= Sickle-gloss =

Sickle-gloss, also known as sickle sheen, is a silica residue found on blades such as sickles and scythes. Its presence indicates that the tool has been used to cut the stems of cereals, which are rich in silica.

The gloss or residue forms due to the abrasive action of silica found in both wild and cultivated cereal grasses. Therefore, the presence of sickle-gloss on a reaping tool does not necessarily indicate a connection to agriculture. The earliest known occurrence of sickle-gloss is on flint-knapped blades from the Natufian culture (12,500 to 9500 BC) in the Middle East, mainly in Israel.

== Characteristics ==
Sickle-gloss has been recognised as a characteristic of reaping grasses since at least the 1930s. There is general consensus that sickle-gloss forms after reaping grasses and can develop within just a few hours of work. However, it may take more time for enough sickle-gloss to accumulate to be preserved archaeologically. It is also speculated that gloss may form from cutting canes or reeds, woodworking, or even hoeing or digging. Distinguishing between different types of gloss may be possible at either the macro or microscopic level.

== Patterns ==
The direction of gloss lines is relative to the working edge of a sickle. Gloss lines rarely extend more than 5 mm onto the face of the blade. In later periods, sickles were more likely to exhibit gloss patterns that were parallel or nearly parallel to the working edges.

== Usage ==
At sites where sickle-gloss is found, it is reasonable to assume that the sickles were used for varying durations. Sickles without gloss may be considered unused or unfinished, as flint sickles typically develop sickle-gloss after only a few hours of use.

== Controversy ==
According to Lithics After the Stone Age: A Handbook of Stone Tools from the Levant, there is considerable debate about the formation of sickle-gloss.
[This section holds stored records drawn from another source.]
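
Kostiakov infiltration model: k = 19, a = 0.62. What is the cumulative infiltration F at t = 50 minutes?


F = k * t^a = 19 * 50^0.62
F = 19 * 11.307365

214.8399 mm


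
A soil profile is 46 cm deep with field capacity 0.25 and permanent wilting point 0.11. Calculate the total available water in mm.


AWC = (FC - PWP) * d * 10
AWC = (0.25 - 0.11) * 46 * 10
AWC = 0.1400 * 46 * 10

64.4000 mm


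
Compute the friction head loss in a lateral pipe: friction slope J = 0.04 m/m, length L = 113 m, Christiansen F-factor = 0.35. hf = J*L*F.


hf = J * L * F = 0.04 * 113 * 0.35 = 1.5820 m

1.5820 m


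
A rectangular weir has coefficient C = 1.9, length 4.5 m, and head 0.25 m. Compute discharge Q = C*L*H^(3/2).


Q = C * L * H^(3/2) = 1.9 * 4.5 * 0.25^1.5 = 1.9 * 4.5 * 0.125000

1.0687 m^3/s


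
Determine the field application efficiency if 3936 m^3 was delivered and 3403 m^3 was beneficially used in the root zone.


Ea = V_root / V_field * 100 = 3403 / 3936 * 100 = 86.4583%

86.4583 %


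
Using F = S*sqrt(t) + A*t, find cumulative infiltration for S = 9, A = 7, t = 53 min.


F = S*sqrt(t) + A*t
F = 9*sqrt(53) + 7*53
F = 9*7.280110 + 371

436.5210 mm


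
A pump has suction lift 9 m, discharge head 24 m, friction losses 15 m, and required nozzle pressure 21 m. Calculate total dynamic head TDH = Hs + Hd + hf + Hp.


TDH = Hs + Hd + hf + Hp = 9 + 24 + 15 + 21 = 69

69 m


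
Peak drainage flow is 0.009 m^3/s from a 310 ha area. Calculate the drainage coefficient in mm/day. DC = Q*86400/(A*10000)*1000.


DC = Q * 86400 / (A * 10000) * 1000
DC = 0.009 * 86400 / (310 * 10000) * 1000
DC = 777600.0000 / 3100000

0.2508 mm/day


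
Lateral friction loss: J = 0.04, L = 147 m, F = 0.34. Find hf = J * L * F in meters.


hf = J * L * F = 0.04 * 147 * 0.34 = 1.9992 m

1.9992 m


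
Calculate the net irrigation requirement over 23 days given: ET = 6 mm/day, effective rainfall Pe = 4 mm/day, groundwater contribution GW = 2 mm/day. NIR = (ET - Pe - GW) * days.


Daily deficit = ET - Pe - GW = 6 - 4 - 2 = 0 mm/day
NIR = 0 * 23 = 0 mm

0 mm


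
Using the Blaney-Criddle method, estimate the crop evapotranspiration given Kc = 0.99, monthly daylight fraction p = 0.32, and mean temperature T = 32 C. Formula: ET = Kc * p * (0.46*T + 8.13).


ET = Kc * p * (0.46*T + 8.13)
ET = 0.99 * 0.32 * (0.46*32 + 8.13)
ET = 0.99 * 0.32 * 22.8500

7.2389 mm/day


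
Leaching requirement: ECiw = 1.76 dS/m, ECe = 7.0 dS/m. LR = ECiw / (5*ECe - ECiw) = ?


LR = ECiw / (5*ECe - ECiw)
LR = 1.76 / (5*7.0 - 1.76)
LR = 1.76 / 33.2400

0.0529


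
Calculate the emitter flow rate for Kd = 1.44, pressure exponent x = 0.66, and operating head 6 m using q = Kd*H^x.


q = Kd * H^x = 1.44 * 6^0.66 = 1.44 * 3.262720

4.6983 L/h


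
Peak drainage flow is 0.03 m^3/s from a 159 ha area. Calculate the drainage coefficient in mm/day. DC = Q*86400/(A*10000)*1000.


DC = Q * 86400 / (A * 10000) * 1000
DC = 0.03 * 86400 / (159 * 10000) * 1000
DC = 2592000.0000 / 1590000

1.6302 mm/day


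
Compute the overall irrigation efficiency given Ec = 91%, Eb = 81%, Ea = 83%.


Ec = 0.91, Eb = 0.81, Ea = 0.83
E = 0.91 * 0.81 * 0.83 * 100 = 61.1793%

61.1793 %


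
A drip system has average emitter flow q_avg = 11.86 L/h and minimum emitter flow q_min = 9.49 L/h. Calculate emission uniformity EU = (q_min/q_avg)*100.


EU = (q_min/q_avg)*100 = (9.49/11.86)*100 = 80.0169%

80.0169 %


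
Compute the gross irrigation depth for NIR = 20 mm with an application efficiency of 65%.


Ea = 65% = 0.65
GID = NIR / Ea = 20 / 0.65 = 30.7692 mm

30.7692 mm


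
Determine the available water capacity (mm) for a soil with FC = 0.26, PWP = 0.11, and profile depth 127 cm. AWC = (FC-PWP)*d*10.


AWC = (FC - PWP) * d * 10
AWC = (0.26 - 0.11) * 127 * 10
AWC = 0.1500 * 127 * 10

190.5000 mm


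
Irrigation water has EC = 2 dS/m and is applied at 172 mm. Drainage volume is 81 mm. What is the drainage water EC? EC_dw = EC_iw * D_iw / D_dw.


EC_dw = EC_iw * D_iw / D_dw
EC_dw = 2 * 172 / 81
EC_dw = 344 / 81

4.2469 dS/m


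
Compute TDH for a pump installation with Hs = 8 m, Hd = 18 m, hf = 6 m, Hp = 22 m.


TDH = Hs + Hd + hf + Hp = 8 + 18 + 6 + 22 = 54

54 m


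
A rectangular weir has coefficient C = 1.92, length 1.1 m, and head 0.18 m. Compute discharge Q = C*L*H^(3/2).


Q = C * L * H^(3/2) = 1.92 * 1.1 * 0.18^1.5 = 1.92 * 1.1 * 0.076368

0.1613 m^3/s


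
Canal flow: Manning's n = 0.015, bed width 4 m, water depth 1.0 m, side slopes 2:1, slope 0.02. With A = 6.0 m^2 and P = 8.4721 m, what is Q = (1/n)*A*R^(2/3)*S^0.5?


R = A/P = 6.0/8.4721 = 0.708207
Q = (1/0.015) * 6.0 * 0.708207^(2/3) * 0.02^0.5

44.9450 m^3/s


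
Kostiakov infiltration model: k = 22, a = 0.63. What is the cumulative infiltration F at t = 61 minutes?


F = k * t^a = 22 * 61^0.63
F = 22 * 13.327779

293.2111 mm


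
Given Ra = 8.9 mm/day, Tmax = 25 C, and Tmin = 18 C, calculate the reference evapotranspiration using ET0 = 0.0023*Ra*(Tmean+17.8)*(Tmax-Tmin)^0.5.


Tmean = (Tmax + Tmin)/2 = (25 + 18)/2 = 21.5
ET0 = 0.0023 * 8.9 * (21.5 + 17.8) * sqrt(25 - 18)
ET0 = 0.0023 * 8.9 * 39.3 * 2.645751

2.1284 mm/day


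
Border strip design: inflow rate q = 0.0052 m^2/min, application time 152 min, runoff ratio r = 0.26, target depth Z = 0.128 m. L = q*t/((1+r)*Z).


L = q*t/((1+r)*Z)
L = 0.0052*152/((1+0.26)*0.128)
L = 0.7904/0.16128

4.9008 m


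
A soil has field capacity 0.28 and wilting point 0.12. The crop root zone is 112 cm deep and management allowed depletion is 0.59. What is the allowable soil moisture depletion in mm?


SMD = (FC - PWP) * d * MAD * 10
SMD = (0.28 - 0.12) * 112 * 0.59 * 10
SMD = 0.1600 * 112 * 0.59 * 10

105.7280 mm


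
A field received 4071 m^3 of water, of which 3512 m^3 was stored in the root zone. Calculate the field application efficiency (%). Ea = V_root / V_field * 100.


Ea = V_root / V_field * 100 = 3512 / 4071 * 100 = 86.2687%

86.2687 %


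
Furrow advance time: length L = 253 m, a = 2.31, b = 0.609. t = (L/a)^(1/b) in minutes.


t = (L/a)^(1/b)
t = (253/2.31)^(1/0.609)
t = 109.523810^(1/0.609)

2233.2981 min


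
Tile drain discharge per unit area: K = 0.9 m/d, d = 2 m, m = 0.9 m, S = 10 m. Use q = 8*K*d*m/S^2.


q = 8*K*d*m/S^2
q = 8*0.9*2*0.9/10^2
q = 12.9600 / 100

0.1296 m/d


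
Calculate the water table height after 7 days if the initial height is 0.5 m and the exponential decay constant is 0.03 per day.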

The discussion revolves around whether the gloss results from the abrasive polishing of silica on the flint artifact or from a silica coating transferred from the grasses being harvested. Cutting Graminae Tools and 'Sickle Gloss' Formation outlines four main theories regarding the origins of sickle-gloss:

- Gloss results from working with plant materials, where the tool forms a silica gel that incorporates small plant fragments.
- Gloss forms from working with plant materials, where the tool creates a silica gel, but the plant material remains separate from the gel.
- Sickle gloss is purely mechanical or involves both chemical and mechanical processes.
- Sickle gloss results from a combination of factors, including the aforementioned theories.

Additionally, there is debate about the significance of sickle-gloss in understanding the rise of agriculture and its role as an indicator of reaping grasses in Epipaleolithic and early Neolithic societies. This issue is less relevant in late Neolithic societies due to their documented use of sickles for agriculture.